El ofrecimiento del gobierno panameño para actuar como mediador entre Colombia y Venezuela, probablemente será visto en el contexto latinoamericano como una estratagema aislada de las fuerzas conservadoras regionales y, con toda seguridad, infructuosa.

Dado la creciente tensión diplomática, que esta semana llegó al rojo vivo luego de las duras denuncias estrictamente militares y de larga data que hizo Colombia, y que respondió Chávez con el rompimiento de relaciones diplomáticas con ese país, se recrudece abiertamente el complejo conflicto en la frontera entre los dos países latinoamericanos. ¿Qué papel podría jugar Panamá en este difícil escenario? La mediación de Panamá resulta inquietante, pues la misma -en el dudoso caso de prosperar- se daría a través de la cancillería que encabeza Juan Carlos Varela, caracterizada por la inexperiencia diplomática para precisar posiciones panameñas cónsonas con el movimiento integracionista y conciliador que se está abriendo paso, con éxito, en todo el continente pese a los enfrentamientos inútiles entre Uribe y Chávez.
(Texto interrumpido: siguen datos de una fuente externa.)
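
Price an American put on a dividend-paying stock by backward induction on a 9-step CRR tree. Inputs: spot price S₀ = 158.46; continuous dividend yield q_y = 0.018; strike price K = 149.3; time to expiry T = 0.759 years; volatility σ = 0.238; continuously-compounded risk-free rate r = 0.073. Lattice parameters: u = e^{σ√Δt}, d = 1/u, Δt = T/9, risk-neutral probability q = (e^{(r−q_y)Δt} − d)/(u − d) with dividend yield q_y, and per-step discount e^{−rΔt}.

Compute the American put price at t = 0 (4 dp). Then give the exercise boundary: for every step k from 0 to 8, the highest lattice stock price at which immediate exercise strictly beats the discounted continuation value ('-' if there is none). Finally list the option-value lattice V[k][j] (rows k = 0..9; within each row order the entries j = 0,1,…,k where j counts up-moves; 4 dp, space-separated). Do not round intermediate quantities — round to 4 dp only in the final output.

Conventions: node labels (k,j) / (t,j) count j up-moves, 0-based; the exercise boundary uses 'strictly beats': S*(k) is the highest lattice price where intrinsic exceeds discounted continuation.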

Por otro lado, la neutralidad panameña será cuestionada, pues en el fondo de las discrepancias fronterizas entre Colombia y Venezuela, está el tema de las bases militares (con los nombres que se le han dado) instaladas recientemente en naciones como Costa Rica, Colombia y Panamá. La paradoja es que no hay conflictos militares entre los países latinoamericanos. En cambio el período se ha caracterizado por el impulso integracionista, por lo cual Panamá debe reiterar su vocación neutral que la ha beneficiado siempre.